Rapat dipimpin Sekretaris Kementerian Koordinator Bidang Perekonomian sekaligus Sekretaris Dewan Nasional KEK, Susiwijono Moegiarso dan dihadiri perwakilan Kementerian Investasi dan Hilirisasi/BKPM, Kementerian ATR/BPN, Sekretariat Jenderal Dewan Nasional KEK, Pemerintah Provinsi Jawa Timur, Administrator KEK Gresik juga PT Berkah Kawasan Manyar Sejahtera (BKMS) selaku pengelola kawasan.
"Pemerintah mendukung penuh perluasan KEK Gresik, agar peluang dan potensi investasi yang ada dapat segera direalisasikan dan dikonversi menjadi aktivitas ekonomi dan lapangan kerja," ujar Susiwijono dalam keterangannya, Sabtu (13/6).
Pembahasan difokuskan pada kesesuaian pemanfaatan ruang dan pemenuhan persyaratan teknis sebagai bagian dari proses pengajuan perluasan kawasan KEK yang telah menyerap 45.860 tenaga kerja ini.

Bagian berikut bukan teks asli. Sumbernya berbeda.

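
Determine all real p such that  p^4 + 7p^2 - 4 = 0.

Let u = p^2. The equation becomes u^2 + 7u - 4 = 0.
By the quadratic formula, u = -7/2 + sqrt(65)/2 or u = -sqrt(65)/2 - 7/2.
p^2 = -7/2 + sqrt(65)/2 gives p = +/-sqrt(-7/2 + sqrt(65)/2) ~= +/-0.7288.
p^2 = -sqrt(65)/2 - 7/2 < 0 has no real solution.

p = -0.7288 or p = 0.7288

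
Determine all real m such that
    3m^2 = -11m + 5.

Rearrange to standard form: 3m^2 + 11m - 5 = 0.
Discriminant: (11)^2 - 4*3*(-5) = 181.
Quadratic formula: m = (-11 +/- sqrt(181)) / 6.
So m = -11/6 + sqrt(181)/6 ~= 0.4089 or m = -sqrt(181)/6 - 11/6 ~= -4.0756.

m = -4.0756 or m = 0.4089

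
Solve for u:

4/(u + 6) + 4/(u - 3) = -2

u = -8.4244 or u = 1.4244

Multiply both sides by (u + 6)(u - 3):
4(u - 3) + 4(u + 6) = -2(u + 6)(u - 3).
Expand and collect terms: -2u² - 14u + 24 = 0.
By the quadratic formula, u = (14 ± √388) / -4, so u ≈ -8.4244 or u ≈ 1.4244.
Neither value makes a denominator zero (u ≠ -6, u ≠ 3), so both are valid.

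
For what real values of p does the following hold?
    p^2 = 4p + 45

p = -5 or p = 9

Bring every term to one side: p^2 - 4p - 45 = 0.
Factor: (p - 9)(p + 5) = 0.
So p = 9 or p = -5.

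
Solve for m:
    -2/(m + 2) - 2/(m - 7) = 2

Multiply both sides by (m + 2)(m - 7):
-2(m - 7) - 2(m + 2) = 2(m + 2)(m - 7).
Expand and collect terms: 2m² - 6m - 38 = 0.
By the quadratic formula, m = (6 ± √340) / 4, so m ≈ 6.1098 or m ≈ -3.1098.
Neither value makes a denominator zero (m ≠ -2, m ≠ 7), so both are valid.

m = -3.1098 or m = 6.1098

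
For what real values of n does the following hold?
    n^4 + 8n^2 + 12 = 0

Let u = n^2. The equation becomes u^2 + 8u + 12 = 0.
Factor: (u + 2)(u + 6) = 0, so u = -2 or u = -6.
n^2 = -2 < 0 has no real solution.
n^2 = -6 < 0 has no real solution.

No real solutions.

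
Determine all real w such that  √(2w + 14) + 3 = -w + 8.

Isolate the radical: √(2w + 14) = -w + 5.
Square both sides: 2w + 14 = (-w + 5)².
Expand and rearrange: w² - 12w + 11 = 0.
Solving gives w = 11 or w = 1.
Check each candidate in the original equation:
  w = 11: √(36) = 6, while -w + 5 = -6 — extraneous.
  w = 1: √(16) = 4, while -w + 5 = 4 — valid.

w = 1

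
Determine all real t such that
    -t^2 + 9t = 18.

t = 3 or t = 6

Bring every term to one side: -t^2 + 9t - 18 = 0.
Factor: -1(t - 3)(t - 6) = 0.
So t = 3 or t = 6.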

Pemerintah berharap proses perizinan dan persetujuan perluasan KEK Gresik dapat berjalan optimal sehingga mendukung peningkatan investasi, penciptaan lapangan kerja, pertumbuhan ekonomi nasional dan daerah hingga meningkatkan daya saing.
Dia menambahkan, tingginya kebutuhan pengembangan kawasan mencerminkan kepercayaan investor terhadap iklim investasi di Indonesia, khususnya di KEK Gresik sebagai salah satu kawasan industri terintegrasi unggulan nasional.
Menurut dia, pemerintah akan terus memperkuat perannya sebagai fasilitator investasi melalui sinkronisasi kebijakan dan koordinasi lintas kementerian/lembaga, pemerintah daerah, serta pengelola kawasan guna mempercepat realisasi perluasan KEK Gresik.
Hasil pembahasan akan ditindaklanjuti melalui koordinasi lintas kementerian dan lembaga untuk memperoleh mekanisme yang paling efektif dan sesuai regulasi.